In October we will be attending the fall conference of UURMAPA – the UU Retired Ministers and Partners Association. (Retired? Ha, you say, retired? But that’s a question for another day.) One of the workshops is about giving away books. A workshop I should have taken several times over. In our bedroom are two tall bookcases. (In addition to the ones in the hall, the sunporch, the living room, both studies, and the mud room). My favorite books are in the bedroom, one case of unread novels, and one of read novels that I can’t bring myself to pass on yet. Unlike Dave, I thrive on fiction – I don’t read a lot of “improving” books.

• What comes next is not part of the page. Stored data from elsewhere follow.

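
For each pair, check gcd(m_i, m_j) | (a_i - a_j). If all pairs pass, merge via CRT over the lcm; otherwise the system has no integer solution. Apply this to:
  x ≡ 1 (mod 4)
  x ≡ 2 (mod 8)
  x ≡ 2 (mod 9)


Moduli 4, 8, 9 are not pairwise coprime, so CRT works modulo lcm(m_i) when all pairwise compatibility conditions hold.
Pairwise compatibility: gcd(m_i, m_j) must divide a_i - a_j for every pair.
Merge one congruence at a time:
  Start: x ≡ 1 (mod 4).
  Combine with x ≡ 2 (mod 8): gcd(4, 8) = 4, and 2 - 1 = 1 is NOT divisible by 4.
    ⇒ system is inconsistent (no integer solution).

No solution (the system is inconsistent).


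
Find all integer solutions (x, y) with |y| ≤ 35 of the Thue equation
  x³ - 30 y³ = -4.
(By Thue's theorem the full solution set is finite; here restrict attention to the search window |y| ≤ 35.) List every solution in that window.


The equation is x³ - 30y³ = -4. For fixed y, x³ = 30·y³ − 4, so a solution requires the RHS to be a perfect cube.
Strategy: iterate y from -35 to 35, compute RHS = 30·y³ − 4, and check whether it is a (positive or negative) perfect cube.
Check small values of y:
  y = 0: RHS = -4 is not a perfect cube.
  y = 1: RHS = 26 is not a perfect cube.
  y = -1: RHS = -34 is not a perfect cube.
  y = 2: RHS = 236 is not a perfect cube.
  y = -2: RHS = -244 is not a perfect cube.
  y = 3: RHS = 806 is not a perfect cube.
  y = -3: RHS = -814 is not a perfect cube.
Continuing the search up to |y| = 35 finds no solutions either.
No (x, y) in the scanned range satisfies the equation.

No integer solutions with |y| ≤ 35.


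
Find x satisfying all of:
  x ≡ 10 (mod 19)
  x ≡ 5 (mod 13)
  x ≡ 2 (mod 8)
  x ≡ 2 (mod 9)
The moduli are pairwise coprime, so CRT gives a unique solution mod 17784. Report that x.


Product of moduli M = 19 · 13 · 8 · 9 = 17784.
Merge one congruence at a time:
  Start: x ≡ 10 (mod 19).
  Combine with x ≡ 5 (mod 13); new modulus lcm = 247.
    Write x = 10 + 19·t and substitute into x ≡ 5 (mod 13): 19·t ≡ 5 − 10 = -5 (mod 13).
    Reduce coefficients mod 13: 6·t ≡ 8 (mod 13).
    The inverse of 6 mod 13 is 11 (since 6·11 = 66 = 5·13 + 1), so t ≡ 11·8 = 88 ≡ 10 (mod 13).
    Then x = 10 + 19·10 = 200, valid modulo lcm(19, 13) = 247: x ≡ 200 (mod 247).
  Combine with x ≡ 2 (mod 8); new modulus lcm = 1976.
    Write x = 200 + 247·t and substitute into x ≡ 2 (mod 8): 247·t ≡ 2 − 200 = -198 (mod 8).
    Reduce coefficients mod 8: 7·t ≡ 2 (mod 8).
    The inverse of 7 mod 8 is 7 (since 7·7 = 49 = 6·8 + 1), so t ≡ 7·2 = 14 ≡ 6 (mod 8).
    Then x = 200 + 247·6 = 1682, valid modulo lcm(247, 8) = 1976: x ≡ 1682 (mod 1976).
  Combine with x ≡ 2 (mod 9); new modulus lcm = 17784.
    Write x = 1682 + 1976·t and substitute into x ≡ 2 (mod 9): 1976·t ≡ 2 − 1682 = -1680 (mod 9).
    Reduce coefficients mod 9: 5·t ≡ 3 (mod 9).
    The inverse of 5 mod 9 is 2 (since 5·2 = 10 = 1·9 + 1), so t ≡ 2·3 = 6 ≡ 6 (mod 9).
    Then x = 1682 + 1976·6 = 13538, valid modulo lcm(1976, 9) = 17784: x ≡ 13538 (mod 17784).
Verify against each original: 13538 mod 19 = 10, 13538 mod 13 = 5, 13538 mod 8 = 2, 13538 mod 9 = 2.

x ≡ 13538 (mod 17784).


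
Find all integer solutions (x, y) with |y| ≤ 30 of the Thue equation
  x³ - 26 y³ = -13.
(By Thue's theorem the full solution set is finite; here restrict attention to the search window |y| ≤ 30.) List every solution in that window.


The equation is x³ - 26y³ = -13. For fixed y, x³ = 26·y³ − 13, so a solution requires the RHS to be a perfect cube.
Strategy: iterate y from -30 to 30, compute RHS = 26·y³ − 13, and check whether it is a (positive or negative) perfect cube.
Check small values of y:
  y = 0: RHS = -13 is not a perfect cube.
  y = 1: RHS = 13 is not a perfect cube.
  y = -1: RHS = -39 is not a perfect cube.
  y = 2: RHS = 195 is not a perfect cube.
  y = -2: RHS = -221 is not a perfect cube.
  y = 3: RHS = 689 is not a perfect cube.
  y = -3: RHS = -715 is not a perfect cube.
Continuing the search up to |y| = 30 finds no solutions either.
No (x, y) in the scanned range satisfies the equation.

No integer solutions with |y| ≤ 30.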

Secretly, of course I believe that novels do improve us, giving us extra chances to live different lives vicariously and expanding our sense of empathy in the process. “No amount of argument will change anyone’s mind. It takes a good story to do that.”*

So let me share a few books I have read this summer, books that have helped be become myself, only more so.

The Overstory by Richard Powers, a story about the relationship of humans and trees. Hard to read because it’s 500 pages of small, gray print, and hard because it looks unflinchingly at looming extinctions.

An American Marriage by Tayari Jones. Lives of African Americans in the South, dealing with the fallout from a miscarriage of justice. Powerful, it reads like a novelization of Bryan Stevenson’s Just Mercy.

The Price of a Child by Lorene Cary. An enslaved woman frees herself in pre-civil war Philadelphia. Nuanced and honest, it shows a truth white folks may find difficult even as we identify strongly with the protagonist, Mercer.

The Book of M by Peng Shepherd. An apocalyptic science fiction novel beginning with an unexplained plague of memory loss. Questions of reality and identity.

Transcription by Kate Atkinson. Everything she writes is deep and layered. This one begins in WWII London, with a young woman working for MI5, transcribing spy tapes. More questions of identity, loyalty, and reality.

There’s more, but this gives you an idea of how I spend my time when I’m not writing sermons, house-holding, or making ceramic toads.